The writing on this, while flowing decently, was simplistic and repetitive in the storyline, the dialogue was cheesy and often unnatural especially for the male characters, and I really disliked Lydia. She was naive, child-like, timid to the point of incapable most of the time, and seemed to be inept constantly. She had to have her 14 year old daughter explain everything to her, even how to do her job, which Lydia had supposedly been successful for years doing. It was bizarre. It constantly turned their relationship on its head where Sunny, the daughter, was the adult and Lydia was the child. 

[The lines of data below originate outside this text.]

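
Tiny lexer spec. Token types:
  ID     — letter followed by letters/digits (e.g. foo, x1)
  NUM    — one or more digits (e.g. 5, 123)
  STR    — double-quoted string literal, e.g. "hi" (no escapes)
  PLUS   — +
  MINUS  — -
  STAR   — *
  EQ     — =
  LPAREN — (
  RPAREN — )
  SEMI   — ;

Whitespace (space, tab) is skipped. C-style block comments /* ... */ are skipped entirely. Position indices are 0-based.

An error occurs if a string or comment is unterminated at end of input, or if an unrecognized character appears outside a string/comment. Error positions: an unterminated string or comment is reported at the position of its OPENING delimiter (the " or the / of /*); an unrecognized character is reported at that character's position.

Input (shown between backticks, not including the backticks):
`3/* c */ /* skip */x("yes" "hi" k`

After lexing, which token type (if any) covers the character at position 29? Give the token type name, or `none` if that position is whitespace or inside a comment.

Answer: STR

Derivation:
pos=0: emit NUM '3' (now at pos=1)
pos=1: enter COMMENT mode (saw '/*')
exit COMMENT mode (now at pos=8)
pos=9: enter COMMENT mode (saw '/*')
exit COMMENT mode (now at pos=19)
pos=19: emit ID 'x' (now at pos=20)
pos=20: emit LPAREN '('
pos=21: enter STRING mode
pos=21: emit STR "yes" (now at pos=26)
pos=27: enter STRING mode
pos=27: emit STR "hi" (now at pos=31)
pos=32: emit ID 'k' (now at pos=33)
DONE. 6 tokens: [NUM, ID, LPAREN, STR, STR, ID]
Position 29: char is 'i' -> STR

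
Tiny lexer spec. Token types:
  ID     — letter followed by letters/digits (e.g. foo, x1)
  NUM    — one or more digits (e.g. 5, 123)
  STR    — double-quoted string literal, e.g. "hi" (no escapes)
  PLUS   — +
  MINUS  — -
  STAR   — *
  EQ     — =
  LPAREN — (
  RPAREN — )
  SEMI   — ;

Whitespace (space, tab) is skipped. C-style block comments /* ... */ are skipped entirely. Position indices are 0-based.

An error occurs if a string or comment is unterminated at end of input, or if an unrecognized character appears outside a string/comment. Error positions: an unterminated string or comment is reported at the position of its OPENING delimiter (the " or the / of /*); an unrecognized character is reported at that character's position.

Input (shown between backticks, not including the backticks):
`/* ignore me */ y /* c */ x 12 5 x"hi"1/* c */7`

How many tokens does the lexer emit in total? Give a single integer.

Answer: 8

Derivation:
pos=0: enter COMMENT mode (saw '/*')
exit COMMENT mode (now at pos=15)
pos=16: emit ID 'y' (now at pos=17)
pos=18: enter COMMENT mode (saw '/*')
exit COMMENT mode (now at pos=25)
pos=26: emit ID 'x' (now at pos=27)
pos=28: emit NUM '12' (now at pos=30)
pos=31: emit NUM '5' (now at pos=32)
pos=33: emit ID 'x' (now at pos=34)
pos=34: enter STRING mode
pos=34: emit STR "hi" (now at pos=38)
pos=38: emit NUM '1' (now at pos=39)
pos=39: enter COMMENT mode (saw '/*')
exit COMMENT mode (now at pos=46)
pos=46: emit NUM '7' (now at pos=47)
DONE. 8 tokens: [ID, ID, NUM, NUM, ID, STR, NUM, NUM]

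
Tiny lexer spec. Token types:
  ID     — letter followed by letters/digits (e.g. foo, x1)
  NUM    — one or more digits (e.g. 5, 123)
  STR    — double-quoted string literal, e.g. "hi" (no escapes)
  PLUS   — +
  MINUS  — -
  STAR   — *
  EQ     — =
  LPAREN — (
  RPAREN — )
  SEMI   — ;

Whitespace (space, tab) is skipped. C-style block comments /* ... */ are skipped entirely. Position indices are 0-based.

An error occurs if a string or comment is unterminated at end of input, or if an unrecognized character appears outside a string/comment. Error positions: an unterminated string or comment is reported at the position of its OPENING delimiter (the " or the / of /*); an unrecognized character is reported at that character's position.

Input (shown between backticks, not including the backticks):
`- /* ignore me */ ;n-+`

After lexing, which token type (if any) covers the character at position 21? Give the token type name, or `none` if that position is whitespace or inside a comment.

pos=0: emit MINUS '-'
pos=2: enter COMMENT mode (saw '/*')
exit COMMENT mode (now at pos=17)
pos=18: emit SEMI ';'
pos=19: emit ID 'n' (now at pos=20)
pos=20: emit MINUS '-'
pos=21: emit PLUS '+'
DONE. 5 tokens: [MINUS, SEMI, ID, MINUS, PLUS]
Position 21: char is '+' -> PLUS

Answer: PLUS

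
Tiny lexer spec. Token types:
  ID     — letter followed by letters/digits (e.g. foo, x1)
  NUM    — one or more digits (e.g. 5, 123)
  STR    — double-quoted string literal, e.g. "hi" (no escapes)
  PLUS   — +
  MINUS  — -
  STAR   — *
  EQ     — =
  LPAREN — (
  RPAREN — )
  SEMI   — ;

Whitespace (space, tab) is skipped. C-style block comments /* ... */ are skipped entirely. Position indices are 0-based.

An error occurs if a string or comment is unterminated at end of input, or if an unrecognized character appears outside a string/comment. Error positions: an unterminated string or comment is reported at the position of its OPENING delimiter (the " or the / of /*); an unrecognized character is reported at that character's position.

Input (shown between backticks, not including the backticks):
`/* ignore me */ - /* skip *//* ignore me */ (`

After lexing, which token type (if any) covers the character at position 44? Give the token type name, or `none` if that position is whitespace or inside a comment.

pos=0: enter COMMENT mode (saw '/*')
exit COMMENT mode (now at pos=15)
pos=16: emit MINUS '-'
pos=18: enter COMMENT mode (saw '/*')
exit COMMENT mode (now at pos=28)
pos=28: enter COMMENT mode (saw '/*')
exit COMMENT mode (now at pos=43)
pos=44: emit LPAREN '('
DONE. 2 tokens: [MINUS, LPAREN]
Position 44: char is '(' -> LPAREN

Answer: LPAREN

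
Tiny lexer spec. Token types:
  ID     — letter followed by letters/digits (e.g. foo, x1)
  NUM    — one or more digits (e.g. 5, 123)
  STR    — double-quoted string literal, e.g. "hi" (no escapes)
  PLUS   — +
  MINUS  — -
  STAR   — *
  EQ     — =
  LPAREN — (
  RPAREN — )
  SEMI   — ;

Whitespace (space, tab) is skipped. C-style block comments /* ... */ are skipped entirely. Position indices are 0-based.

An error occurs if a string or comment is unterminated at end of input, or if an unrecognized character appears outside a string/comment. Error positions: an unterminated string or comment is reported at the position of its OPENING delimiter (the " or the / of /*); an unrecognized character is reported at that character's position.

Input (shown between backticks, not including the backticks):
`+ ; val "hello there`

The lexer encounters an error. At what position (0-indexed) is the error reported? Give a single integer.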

I get that Ireland was neutral during the war and their systems for POWs was quite bizarre, and the crashing of the plane actually happened, but every reference to the Nazi POWs by Lydia in modern times was stripped down to only that they were “German” and completely romanticized, talking about how sweet it was that her great aunt fell in love with a Nazi, or how romantic. I would understand it back in the 40’s given the nation’s stance and being so early in the war before everything came out, but in modern times? When we know the atrocities committed by their military and their ideological and moral stance that post-war are well known? It was like the giant Nazi elephant in the room that no one wanted to mention and completely ignored to make the story interesting.

On that note, Nellie’s translation work was ridiculous as well that she’d just get random mail like that with no security measures. It just all felt super imaginary and not fact checked. 

The only reason I kept going on this and didn’t abandon it was I just kept thinking the absurdity of some of the things in here had to resolve themselves.  But nope, they didn’t. Not a fan.